Bathroom Monologue: First World Problems

Our problems are different? How can they be different? Our circumstances are the same. I am broke. You are broke. I know you are because you drive the same cab as I do. I make, maybe a little more money, because you frown at everyone. And you are broke, so you have to live with your sisters and parents. And I am rich, so my sisters, brothers, cousins, nephews, uncles and parents will live with me. The same.

You have an apartment with three rooms. You say it has three rooms. You say, “How can five people live in this place? It will be terrible.”

I have an apartment with two rooms, counting the bathroom. I count the bathroom. You do not. You could say, “Mommy dearest, here is a room of your own. It has a sink and a shower.” But you don’t say that.

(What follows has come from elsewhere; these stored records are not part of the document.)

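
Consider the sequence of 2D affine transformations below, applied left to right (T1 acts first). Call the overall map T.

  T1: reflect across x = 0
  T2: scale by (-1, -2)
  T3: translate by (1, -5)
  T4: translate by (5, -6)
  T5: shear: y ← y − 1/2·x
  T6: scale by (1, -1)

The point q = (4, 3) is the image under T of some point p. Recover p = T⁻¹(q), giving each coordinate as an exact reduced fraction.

T1 = [-1 0 0; 0 1 0; 0 0 1]
T2·T1 = [1 0 0; 0 -2 0; 0 0 1]
T3·…·T1 = [1 0 1; 0 -2 -5; 0 0 1]
T4·…·T1 = [1 0 6; 0 -2 -11; 0 0 1]
T5·…·T1 = [1 0 6; -1/2 -2 -14; 0 0 1]
T6·…·T1 = [1 0 6; 1/2 2 14; 0 0 1]
det M = 2; M⁻¹ = [1 0 -6; -1/4 1/2 -11/2; 0 0 1]
M⁻¹ · (4, 3)ᵀ = (-2, -5)ᵀ

p = (-2, -5)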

I have an apartment with two rooms and eleven beloved roommates. I am overjoyed all eleven of my family can live here. Nobody has a room of their own. Nobody has a bowel movement of his own, and we’re grateful. Is it because we’re from elsewhere? Is it because we have crazy primitive values? Is it because we have not watched enough television, used enough Sprint minutes and eaten enough food from wrappers? They are all happy to be there and eat this fast food. Well, except my mother and one of my uncles, but they have had hard lives. They do not know happiness so well anymore.

They do not know happiness so well because they saw children come home without arms. I mean they ate mud to fill their stomachs and never met their father. You are unhappy because your mother and father might have to share the same room in your three-room apartment. Is this what legal divorce does? I don’t understand.

Where we come from, people are divorced by slave trade. Hands are divorced from you for stealing fruit. Here, in one day, I work? And everybody in my two-room apartment eats fruit. No one steals.

I don’t understand you. It must be your realism. Americans are much more realistic than we are. I make some cabby-money and I think, “Oh my nephew can come live on my floor now, and not in that country, and not get sick, or join rebels, or get killed in civil war.” My family is like that. We are unrealistic.

You and your mommy assess how things really are. She thinks, “Oh I have to go live with my son now, and I will not sleep on park benches, but I will have to wait for bathroom, and talk to them when I am tired, and smell their unwiped selves late at night.” A very realistic family you have, concerned on what will be, while we are so happy with what won’t. Funny, though. Unrealistic as we are, we live in the same reality you do. In fewer rooms, too, with fewer complaints.


  1. I really like the idea of this. It's powerful and makes a neat point.

  2. Much better than my latest rant regarding inequality.

  3. Phew! Suddenly very grateful for everything I have this season, rather than looking at what I don't. Excellent piece!